É importante esclarecer que os pontos apresentados na análise já foram devidamente corrigidos e que não houve danos financeiros a nenhum de nossos clientes. Na plataforma da NegocieCoins, ainda que qualquer pessoa conseguisse o arquivo com os cookies para acesso aos dados da LeadLovers, ainda seria necessário um pin, autenticação 2fa e validação do endereço de saque através do e-mail para acesso à conta.

Caso fosse solicitado um novo pin seria necessário responder três perguntas de segurança cadastradas pelo titular da conta no momento da abertura. Por conta disso, garantimos que a segurança dos valores de nossos clientes sempre esteve mantida.

Rodrigo Lullez, criador do código da NegocieCoins, e Vinicius Gomes, diretor de TI do Grupo Bitcoin Banco, à qual pertence a NegocieCoins, agradecem o trabalho sério desenvolvido pelo Grupo Infosec CCESS.
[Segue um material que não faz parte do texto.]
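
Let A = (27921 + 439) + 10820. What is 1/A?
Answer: 1/39180 ≈ 2.5523e-5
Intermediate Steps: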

O Grupo Bitcoin Banco é orientado pela premissa de popularizar as criptomoedas e se orgulha de ter o melhor atendimento e ambiente de trabalho do Brasil. Como prova disso somos a única empresa de criptomoedas brasileira com o certificado Great Place to Work entre as Melhores Empresas para se trabalhar no Paraná e o selo RA1000, para empresas com excelente atendimento no site Reclame Aqui.

O mesmo respeito que o Grupo dirige aos clientes e colaboradores oferece também a todos entusiastas do mercado. Por isso, a empresa buscou esclarecer os fatos por meio dessa resposta. A transparência, o respeito e a confiança são essenciais para a evolução nesse mercado.”